We eventually left the ridge at Rifugio di Lorio (padlocked – apparently you have to get the keys from the park authorities. Which seems pretty silly, to have a shelter you can’t access if you’re caught in a storm). I had a flapjack break, then we started the descent.
Path B4, dropped to the east, took us back into the beech forest and onto path B1, though this seemed to be called something else on the blazes (R7?), just to confuse things.
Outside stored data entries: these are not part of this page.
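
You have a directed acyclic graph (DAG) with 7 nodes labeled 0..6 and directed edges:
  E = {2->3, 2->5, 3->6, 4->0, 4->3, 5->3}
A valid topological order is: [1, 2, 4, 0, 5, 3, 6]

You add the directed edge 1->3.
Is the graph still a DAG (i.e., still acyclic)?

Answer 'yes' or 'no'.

Answer: yes

Derivation:
Given toposort: [1, 2, 4, 0, 5, 3, 6]
Position of 1: index 0; position of 3: index 5
New edge 1->3: forward
Forward edge: respects the existing order. Still a DAG, same toposort still valid.
Still a DAG? yes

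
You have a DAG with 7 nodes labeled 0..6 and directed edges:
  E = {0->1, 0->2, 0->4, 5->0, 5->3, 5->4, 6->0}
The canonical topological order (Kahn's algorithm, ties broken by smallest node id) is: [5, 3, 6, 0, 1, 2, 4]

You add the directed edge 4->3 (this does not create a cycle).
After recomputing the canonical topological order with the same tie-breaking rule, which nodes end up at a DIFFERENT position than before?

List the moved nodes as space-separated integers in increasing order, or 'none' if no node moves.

Answer: 0 1 2 3 4 6

Derivation:
Old toposort: [5, 3, 6, 0, 1, 2, 4]
Added edge 4->3
Recompute Kahn (smallest-id tiebreak):
  initial in-degrees: [2, 1, 1, 2, 2, 0, 0]
  ready (indeg=0): [5, 6]
  pop 5: indeg[0]->1; indeg[3]->1; indeg[4]->1 | ready=[6] | order so far=[5]
  pop 6: indeg[0]->0 | ready=[0] | order so far=[5, 6]
  pop 0: indeg[1]->0; indeg[2]->0; indeg[4]->0 | ready=[1, 2, 4] | order so far=[5, 6, 0]
  pop 1: no out-edges | ready=[2, 4] | order so far=[5, 6, 0, 1]
  pop 2: no out-edges | ready=[4] | order so far=[5, 6, 0, 1, 2]
  pop 4: indeg[3]->0 | ready=[3] | order so far=[5, 6, 0, 1, 2, 4]
  pop 3: no out-edges | ready=[] | order so far=[5, 6, 0, 1, 2, 4, 3]
New canonical toposort: [5, 6, 0, 1, 2, 4, 3]
Compare positions:
  Node 0: index 3 -> 2 (moved)
  Node 1: index 4 -> 3 (moved)
  Node 2: index 5 -> 4 (moved)
  Node 3: index 1 -> 6 (moved)
  Node 4: index 6 -> 5 (moved)
  Node 5: index 0 -> 0 (same)
  Node 6: index 2 -> 1 (moved)
Nodes that changed position: 0 1 2 3 4 6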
We even subsequently saw a small, weathered sign pinned to a tree that said we weren’t even supposed to have walked C5, the ridge route, without a guide, as part of the bear conservation programme. Maybe having some info on the park website, pinning the signs at both ends of the park, and, oh, opening the tourist office, might have been a better way to disseminate this info. Presumably none of the other half-dozen hikers we’d seen on the path had received this info either. So Italian.
We descended through the forest, past some ski facilities (absurd looking without snow), then back onto part of the path we’d done yesterday, under the castle ruins. I was craving a beer, but when we finally made it to Pescasseroli’s only birreria they only had foreign muck and industrial beer, so I forwent that essential part of any hike and settled instead for an aperitivo later.
We were joined by another Marammano, presumably retired. These guys are ubiquitious in Pescasseroli, wandering to the streets blagging stuzzichini (aperitivo snacks).
All in all, a great walk. Despite Fran’s uncertainties. Soon forgotten, after a glass and a half of prosecco. (Only a half – a big dog barged the table, smashing the glasss, before Fran could finish her second one.)
We concluded the day with one of the best meals we’ve had in Italy.
(Apologies – the pics are mostly taken on my rubbish phone’s 5MP camera I’m afraid. Fran is the real photographer with the proper DSLR. Maybe she’ll put some on Flickr at some point, and I can link to them.)